We have the opportunity to buy a SFR a couple of houses away from where we live. This is in the Bay Area where prices (and rentals) aren't cheap. If we bought the home we would break even or be slightly upside down (Rent less mortgage). However, we have the ability to build a second unit in the back--and if we did this, we would cash positive--making about $1400/month.
I would build the second unit myself, as I have a lot of experience doing this type of thing We would pay for the second unit "as we build" and not need additional funds to build it. We would, however divert approximately $2K per month until we complete the second unit (approx. 3 years). The existing house has been recently remodeled--and is move in ready. It is, however, a small 100 year old home. I have experience with these types of homes, as we live in a 125 year old Victorian. The fact that the home is old, also means that we would pay about 80% less in property taxes as this home is considered "historic" and qualifies for a special tax break.

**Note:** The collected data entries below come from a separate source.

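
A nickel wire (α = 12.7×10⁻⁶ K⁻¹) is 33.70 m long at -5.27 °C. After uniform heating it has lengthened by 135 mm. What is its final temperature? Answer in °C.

T = 310 °C

ΔL = αL₀ΔT ⇒ ΔT = ΔL / (αL₀)
ΔT = 135×10⁻³ m / (12.7×10⁻⁶ × 33.70 m) = 315.43 K
T = -5.27 + 315.43 = 310.16 °C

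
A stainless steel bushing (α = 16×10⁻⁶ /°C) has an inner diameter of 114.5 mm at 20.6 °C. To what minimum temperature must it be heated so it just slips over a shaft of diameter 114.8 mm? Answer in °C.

Required Δd = 114.8 − 114.5 = 0.3 mm
Δd = αd₀ΔT ⇒ ΔT = Δd/(αd₀) = 0.3 / (16×10⁻⁶ × 114.5) = 163.76 K
T_min = 20.6 + 163.76 = 184.36 °C

T = 184 °C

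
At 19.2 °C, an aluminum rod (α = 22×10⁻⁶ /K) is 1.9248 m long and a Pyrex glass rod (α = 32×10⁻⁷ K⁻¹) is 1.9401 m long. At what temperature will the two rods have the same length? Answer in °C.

T = 442.6 °C

Equal length when α₁L₁ΔT − α₂L₂ΔT = L₂ − L₁ = 1.53×10⁻² m
α₁L₁ = 4.23456×10⁻⁵, α₂L₂ = 6.20832×10⁻⁶ → Δ(αL) = 3.613728×10⁻⁵ m/K
ΔT = 1.53×10⁻² / 3.613728×10⁻⁵ = 423.385 K, so T = 19.2 + 423.385 = 442.585 °C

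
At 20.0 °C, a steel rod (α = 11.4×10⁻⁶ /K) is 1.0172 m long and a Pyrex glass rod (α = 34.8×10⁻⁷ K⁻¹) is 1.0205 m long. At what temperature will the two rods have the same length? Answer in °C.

T = 430.2 °C

Equal length when α₁L₁ΔT − α₂L₂ΔT = L₂ − L₁ = 3.30×10⁻³ m
α₁L₁ = 1.159608×10⁻⁵, α₂L₂ = 3.55134×10⁻⁶ → Δ(αL) = 8.04474×10⁻⁶ m/K
ΔT = 3.30×10⁻³ / 8.04474×10⁻⁶ = 410.206 K, so T = 20.0 + 410.206 = 430.206 °C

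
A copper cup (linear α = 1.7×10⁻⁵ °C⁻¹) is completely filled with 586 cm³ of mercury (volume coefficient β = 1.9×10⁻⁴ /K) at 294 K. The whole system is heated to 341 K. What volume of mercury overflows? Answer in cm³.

The cup also expands: β_container ≈ 3α = 5.1×10⁻⁵ /K
Net overflow = V₀(β_liq − 3α_cont)ΔT
β − 3α = 1.90×10⁻⁴ − 5.1×10⁻⁵ = 1.39×10⁻⁴ /K; ΔT = 47 K
ΔV = 586 × 1.39×10⁻⁴ × 47 = 3.83 cm³

3.83 cm³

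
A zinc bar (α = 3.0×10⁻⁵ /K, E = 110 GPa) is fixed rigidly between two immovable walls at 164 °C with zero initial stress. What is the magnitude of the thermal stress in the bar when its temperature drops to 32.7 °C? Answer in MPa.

σ = 433 MPa

Fully constrained: the free strain ε = αΔT is blocked, so σ = Eε = EαΔT.
|ΔT| = 131.3 K
σ = 110×10⁹ × 3.0×10⁻⁵ × 131.3 = 4.33×10⁸ Pa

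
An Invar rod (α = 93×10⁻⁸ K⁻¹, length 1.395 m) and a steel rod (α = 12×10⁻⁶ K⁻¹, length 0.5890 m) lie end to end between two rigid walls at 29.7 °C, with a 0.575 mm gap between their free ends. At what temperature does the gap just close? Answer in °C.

T = 98.4 °C

α₁L₁ = 1.29735×10⁻⁶ m/K, α₂L₂ = 7.068×10⁻⁶ m/K → total 8.36535×10⁻⁶ m/K
ΔT = g/(α₁L₁+α₂L₂) = 5.75×10⁻⁴ / 8.36535×10⁻⁶ = 68.736 K
T = 29.7 + 68.736 = 98.436 °C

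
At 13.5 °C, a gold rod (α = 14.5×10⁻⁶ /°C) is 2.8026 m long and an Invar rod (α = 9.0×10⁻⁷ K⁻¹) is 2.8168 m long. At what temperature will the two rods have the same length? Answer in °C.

L₁(1 + α₁ΔT) = L₂(1 + α₂ΔT) ⇒ ΔT = (L₂ − L₁)/(α₁L₁ − α₂L₂)
L₂ − L₁ = 2.8168 − 2.8026 = 1.42×10⁻² m
α₁L₁ − α₂L₂ = 14.5×10⁻⁶×2.8026 − 9.0×10⁻⁷×2.8168 = 3.810258×10⁻⁵ m/K
ΔT = 1.42×10⁻² / 3.810258×10⁻⁵ = 372.678 K
T = 13.5 + 372.678 = 386.178 °C

T = 386.2 °C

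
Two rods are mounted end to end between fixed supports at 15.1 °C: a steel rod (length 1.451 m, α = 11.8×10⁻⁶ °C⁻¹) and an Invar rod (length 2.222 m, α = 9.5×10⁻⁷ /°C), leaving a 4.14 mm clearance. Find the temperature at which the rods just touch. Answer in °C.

T = 230 °C

Gap closes when ΔL₁ + ΔL₂ = 4.14 mm = 4.14×10⁻³ m
(α₁L₁ + α₂L₂)ΔT = g
α₁L₁ + α₂L₂ = 11.8×10⁻⁶×1.451 + 9.5×10⁻⁷×2.222 = 1.92327×10⁻⁵ m/K
ΔT = 4.14×10⁻³ / 1.92327×10⁻⁵ = 215.26 K
T = 15.1 + 215.26 = 230.36 °C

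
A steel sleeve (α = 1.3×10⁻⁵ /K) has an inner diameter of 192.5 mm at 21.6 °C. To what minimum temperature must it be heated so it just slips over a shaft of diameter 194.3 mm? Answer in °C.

T = 741 °C

Required Δd = 194.3 − 192.5 = 1.8 mm
Δd = αd₀ΔT ⇒ ΔT = Δd/(αd₀) = 1.8 / (1.3×10⁻⁵ × 192.5) = 719.28 K
T_min = 21.6 + 719.28 = 740.88 °C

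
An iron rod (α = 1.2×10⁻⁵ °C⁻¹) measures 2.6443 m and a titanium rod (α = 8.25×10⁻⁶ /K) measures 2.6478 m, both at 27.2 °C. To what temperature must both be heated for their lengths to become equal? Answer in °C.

T = 381.2 °C

Equal length when α₁L₁ΔT − α₂L₂ΔT = L₂ − L₁ = 3.50×10⁻³ m
α₁L₁ = 3.17316×10⁻⁵, α₂L₂ = 2.184435×10⁻⁵ → Δ(αL) = 9.88725×10⁻⁶ m/K
ΔT = 3.50×10⁻³ / 9.88725×10⁻⁶ = 353.991 K, so T = 27.2 + 353.991 = 381.191 °C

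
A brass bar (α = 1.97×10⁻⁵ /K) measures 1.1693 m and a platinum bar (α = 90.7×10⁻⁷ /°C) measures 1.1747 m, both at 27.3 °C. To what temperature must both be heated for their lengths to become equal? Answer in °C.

Equal length when α₁L₁ΔT − α₂L₂ΔT = L₂ − L₁ = 5.40×10⁻³ m
α₁L₁ = 2.303521×10⁻⁵, α₂L₂ = 1.0654529×10⁻⁵ → Δ(αL) = 1.2380681×10⁻⁵ m/K
ΔT = 5.40×10⁻³ / 1.2380681×10⁻⁵ = 436.163 K, so T = 27.3 + 436.163 = 463.463 °C

T = 463.5 °C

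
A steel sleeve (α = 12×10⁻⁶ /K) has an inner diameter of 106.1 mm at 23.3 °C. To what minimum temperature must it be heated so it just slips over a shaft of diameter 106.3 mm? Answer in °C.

T = 180 °C

Required Δd = 106.3 − 106.1 = 0.2 mm
Δd = αd₀ΔT ⇒ ΔT = Δd/(αd₀) = 0.2 / (12×10⁻⁶ × 106.1) = 157.08 K
T_min = 23.3 + 157.08 = 180.38 °C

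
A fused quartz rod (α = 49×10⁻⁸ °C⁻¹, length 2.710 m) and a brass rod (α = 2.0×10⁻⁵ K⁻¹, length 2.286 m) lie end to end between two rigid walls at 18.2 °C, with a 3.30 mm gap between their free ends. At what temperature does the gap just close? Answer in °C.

Gap closes when ΔL₁ + ΔL₂ = 3.30 mm = 3.30×10⁻³ m
(α₁L₁ + α₂L₂)ΔT = g
α₁L₁ + α₂L₂ = 49×10⁻⁸×2.710 + 2.0×10⁻⁵×2.286 = 4.70479×10⁻⁵ m/K
ΔT = 3.30×10⁻³ / 4.70479×10⁻⁵ = 70.141 K
T = 18.2 + 70.141 = 88.341 °C

T = 88.3 °C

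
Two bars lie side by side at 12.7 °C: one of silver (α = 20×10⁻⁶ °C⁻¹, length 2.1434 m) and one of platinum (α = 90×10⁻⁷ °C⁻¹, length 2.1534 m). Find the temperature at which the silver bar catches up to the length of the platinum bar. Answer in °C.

T = 438.5 °C

L₁(1 + α₁ΔT) = L₂(1 + α₂ΔT) ⇒ ΔT = (L₂ − L₁)/(α₁L₁ − α₂L₂)
L₂ − L₁ = 2.1534 − 2.1434 = 1.00×10⁻² m
α₁L₁ − α₂L₂ = 20×10⁻⁶×2.1434 − 90×10⁻⁷×2.1534 = 2.34874×10⁻⁵ m/K
ΔT = 1.00×10⁻² / 2.34874×10⁻⁵ = 425.760 K
T = 12.7 + 425.760 = 438.460 °C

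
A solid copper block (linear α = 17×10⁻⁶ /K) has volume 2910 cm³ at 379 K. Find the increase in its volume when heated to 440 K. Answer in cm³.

Isotropic solid: β ≈ 3α = 5.1×10⁻⁵ /K; ΔT = 61 K
ΔV = 3αV₀ΔT = 3(17×10⁻⁶)(2910)(61) = 9.05 cm³

ΔV = 9.05 cm³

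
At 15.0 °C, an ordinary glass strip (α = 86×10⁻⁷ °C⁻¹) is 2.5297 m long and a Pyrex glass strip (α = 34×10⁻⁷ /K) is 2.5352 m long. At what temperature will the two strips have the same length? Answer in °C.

Equal length when α₁L₁ΔT − α₂L₂ΔT = L₂ − L₁ = 5.50×10⁻³ m
α₁L₁ = 2.175542×10⁻⁵, α₂L₂ = 8.61968×10⁻⁶ → Δ(αL) = 1.313574×10⁻⁵ m/K
ΔT = 5.50×10⁻³ / 1.313574×10⁻⁵ = 418.705 K, so T = 15.0 + 418.705 = 433.705 °C

T = 433.7 °C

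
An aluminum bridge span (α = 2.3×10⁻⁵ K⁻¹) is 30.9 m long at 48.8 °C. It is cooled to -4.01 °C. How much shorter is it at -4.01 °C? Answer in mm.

|ΔT| = |-4.01 − 48.8| = 52.81 K
ΔL = αL₀ΔT = (2.3×10⁻⁵)(30.9)(52.81) = 3.75×10⁻² m

ΔL = 37.5 mm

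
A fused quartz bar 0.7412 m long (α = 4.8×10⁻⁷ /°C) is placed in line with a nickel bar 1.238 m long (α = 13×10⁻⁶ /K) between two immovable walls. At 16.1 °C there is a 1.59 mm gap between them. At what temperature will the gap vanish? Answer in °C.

Gap closes when ΔL₁ + ΔL₂ = 1.59 mm = 1.59×10⁻³ m
(α₁L₁ + α₂L₂)ΔT = g
α₁L₁ + α₂L₂ = 4.8×10⁻⁷×0.7412 + 13×10⁻⁶×1.238 = 1.6449776×10⁻⁵ m/K
ΔT = 1.59×10⁻³ / 1.6449776×10⁻⁵ = 96.66 K
T = 16.1 + 96.66 = 112.76 °C

T = 113 °C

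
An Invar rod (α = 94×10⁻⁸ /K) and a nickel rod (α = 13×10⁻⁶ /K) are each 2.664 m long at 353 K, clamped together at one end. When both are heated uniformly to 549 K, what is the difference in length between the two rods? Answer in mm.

6.30 mm

ΔT = 196 K
Invar: ΔL = 94×10⁻⁸ × 2.664 m × 196 = 4.9082×10⁻⁴ m = 0.49082 mm
nickel: ΔL = 13×10⁻⁶ × 2.664 m × 196 = 6.7879×10⁻³ m = 6.7879 mm
difference = 6.7879 − 0.49082 = 6.29708 mm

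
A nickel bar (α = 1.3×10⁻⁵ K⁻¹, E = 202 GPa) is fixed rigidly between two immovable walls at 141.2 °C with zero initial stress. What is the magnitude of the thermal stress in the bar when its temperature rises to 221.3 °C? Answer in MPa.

Fully constrained: the free strain ε = αΔT is blocked, so σ = Eε = EαΔT.
|ΔT| = 80.1 K
σ = 202×10⁹ × 1.3×10⁻⁵ × 80.1 = 2.10×10⁸ Pa

σ = 210 MPa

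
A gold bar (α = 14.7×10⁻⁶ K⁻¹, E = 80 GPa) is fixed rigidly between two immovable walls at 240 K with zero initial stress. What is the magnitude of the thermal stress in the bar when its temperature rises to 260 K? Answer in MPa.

σ = 23.5 MPa

Fully constrained: the free strain ε = αΔT is blocked, so σ = Eε = EαΔT.
|ΔT| = 20 K
σ = 80.0×10⁹ × 14.7×10⁻⁶ × 20 = 2.35×10⁷ Pa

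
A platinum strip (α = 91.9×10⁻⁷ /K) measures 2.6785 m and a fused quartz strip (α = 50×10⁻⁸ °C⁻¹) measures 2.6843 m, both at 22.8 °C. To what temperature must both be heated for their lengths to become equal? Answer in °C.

T = 272.0 °C

L₁(1 + α₁ΔT) = L₂(1 + α₂ΔT) ⇒ ΔT = (L₂ − L₁)/(α₁L₁ − α₂L₂)
L₂ − L₁ = 2.6843 − 2.6785 = 5.80×10⁻³ m
α₁L₁ − α₂L₂ = 91.9×10⁻⁷×2.6785 − 50×10⁻⁸×2.6843 = 2.3273265×10⁻⁵ m/K
ΔT = 5.80×10⁻³ / 2.3273265×10⁻⁵ = 249.213 K
T = 22.8 + 249.213 = 272.013 °C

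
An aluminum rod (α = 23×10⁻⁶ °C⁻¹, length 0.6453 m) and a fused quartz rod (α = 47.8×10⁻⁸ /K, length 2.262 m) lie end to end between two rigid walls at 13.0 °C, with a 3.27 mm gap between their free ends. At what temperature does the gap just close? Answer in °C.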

I like the idea of diversifying our investment portfolio, but have never been a landlord. Do you think this is worth it? How's the stress of being a landlord? What's your feeling about diversifying one's portfolio to include real estate? Does the fact that we would have plenty of money (unless the stock market goes down more than 50%) staying the course and not getting involved in real estate change your mind??? ANY AND ALL FEEDBACK IS WELCOME!